Traces of Bt toxin were found in the blood of 93 per cent of the pregnant mothers – 28 out of 30. It was also found in 80 per cent of the umbilical cords – 24 out of 30.

In the non-pregnant group, traces were found in the blood of 69 per cent – 27 out of 39. It is thought the toxin is getting into the human body as a result of eating meat, milk and eggs from farm livestock fed GM corn.

The Canadian team told the scientific journal Reproductive Toxicology: 'This is the first study to highlight the presence of pesticides associated with genetically modified foods in maternal, foetal and non- pregnant women's blood.'

They said the Bt toxin was 'clearly detectable and appears to cross the placenta to the foetus'.

Calling for action, the team said: 'Given the potential toxicity of these environmental pollutants and the fragility of the foetus, more studies are needed.'

The director of GM Freeze, an umbrella group for community, consumer and environmental organisations opposed to GM farming, described the research as 'very significant'.

Pete Riley said: 'This research is a major surprise as it shows that the Bt proteins have survived the human digestive system and passed into the blood supply – something that regulators said could not happen.

'Regulators need to urgently reassess their opinions, and the EU should use the safeguard clauses in the regulations to prevent any further GM Bt crops being cultivated or imported for animal feed or food until the potential health implications have been fully evaluated.'

The Agriculture Biotechnology Council, which speaks for the GM industry, questioned the reliability and value of the research.
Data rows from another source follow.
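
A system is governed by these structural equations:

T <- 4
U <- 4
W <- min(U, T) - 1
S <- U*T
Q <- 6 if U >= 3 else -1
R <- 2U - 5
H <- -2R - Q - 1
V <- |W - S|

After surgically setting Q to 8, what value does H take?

Under do(Q=8), the mechanism Q <- 6 if U >= 3 else -1 is discarded; Q is fixed at 8.
R = 2U - 5  [with U=4]  = 3
H = -2R - Q - 1  [with R=3, Q=8]  = -15

-15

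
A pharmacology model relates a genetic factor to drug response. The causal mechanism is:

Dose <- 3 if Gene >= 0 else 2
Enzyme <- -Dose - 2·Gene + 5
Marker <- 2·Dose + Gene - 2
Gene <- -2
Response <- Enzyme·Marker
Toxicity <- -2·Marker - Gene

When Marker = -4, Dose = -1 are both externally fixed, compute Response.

-40

The joint intervention fixes Marker = -4, Dose = -1, removing each variable's own equation.
Enzyme = -Dose - 2·Gene + 5  [with Dose=-1, Gene=-2]  = 10
Response = Enzyme·Marker  [with Enzyme=10, Marker=-4]  = -40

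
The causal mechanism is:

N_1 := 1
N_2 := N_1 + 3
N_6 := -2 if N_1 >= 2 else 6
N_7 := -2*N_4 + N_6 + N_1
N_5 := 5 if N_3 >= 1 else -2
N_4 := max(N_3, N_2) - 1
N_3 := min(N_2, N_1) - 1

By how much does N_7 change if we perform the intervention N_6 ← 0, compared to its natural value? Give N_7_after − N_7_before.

Intervening sets N_6 = 0 and removes its equation (N_6 := -2 if N_1 >= 2 else 6).
N_2 = N_1 + 3  [with N_1=1]  = 4
N_3 = min(N_2, N_1) - 1  [with N_2=4, N_1=1]  = 0
N_4 = max(N_3, N_2) - 1  [with N_3=0, N_2=4]  = 3
N_7 = -2*N_4 + N_6 + N_1  [with N_4=3, N_6=0, N_1=1]  = -5
Without intervention: N_2 = N_1 + 3  [with N_1=1]  = 4; N_3 = min(N_2, N_1) - 1  [with N_2=4, N_1=1]  = 0; N_4 = max(N_3, N_2) - 1  [with N_3=0, N_2=4]  = 3; N_6 = -2 if N_1 >= 2 else 6  [with N_1=1]  = 6; N_7 = -2*N_4 + N_6 + N_1  [with N_4=3, N_6=6, N_1=1]  = 1.
Change = -5 − 1 = -6.

-6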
Its chairman, Dr Julian Little, said: 'The study is based on analysis that has been used in previous feeding studies and has been found to be unreliable.'

He said the toxins found are also used in other farming systems and gardening 'with no harm to human health'.

Dr Little said: 'Biotech crops are rigorously tested for safety prior to their use and over two trillion meals made with GM ingredients have been safely consumed around the world over the past 15 years without a single substantiated health issue.'

3. Toxic pesticides from GM food crops found in unborn babies

Toxic pesticides which are implanted into genetically modified food crops have lodged in the blood of pregnant women and their unborn babies, research shows. By Andy Bloxham The Telegraph 20 May 2011 http://bit.ly/jLBEN9

Scientists at the Department of Obstetrics and Gynaecology, at the University of Sherbrooke Hospital Centre in Quebec, took dozens of samples from women.

Traces of the toxin were found 93 per cent of the pregnant mothers and in 80 per cent of the umbilical cords.

The research suggested the chemicals were entering the body through eating meat, milk and eggs from farm livestock which have been fed GM corn.

The findings appear to contradict the GM industry's long-standing claim that any potentially harmful chemicals added to crops would pass safely through the body.

To date, most of the global research which has been used to demonstrate the safety of GM crops has been funded by the industry itself.

It is not known what, if any, harm the chemicals might cause but there has been speculation it could lead to allergies, miscarriage, abnormalities or even cancer.

One of the researchers told the scientific journal Reproductive Toxicology: "This is the first study to highlight the presence of pesticides associated with genetically modified foods in maternal, foetal and nonpregnant women's blood."

Pete Riley, the director of GM Freeze, a group opposed to GM farming, described the research as "very significant".

The Agriculture Biotechnology Council, which speaks for the GM industry, has questioned the reliability and value of the research.

Dr Julian Little, its chairman, said: "Biotech crops are rigorously tested for safety prior to their use and over two trillion meals made with GM ingredients have been safely consumed around the world over the past 15 years without a single substantiated health issue."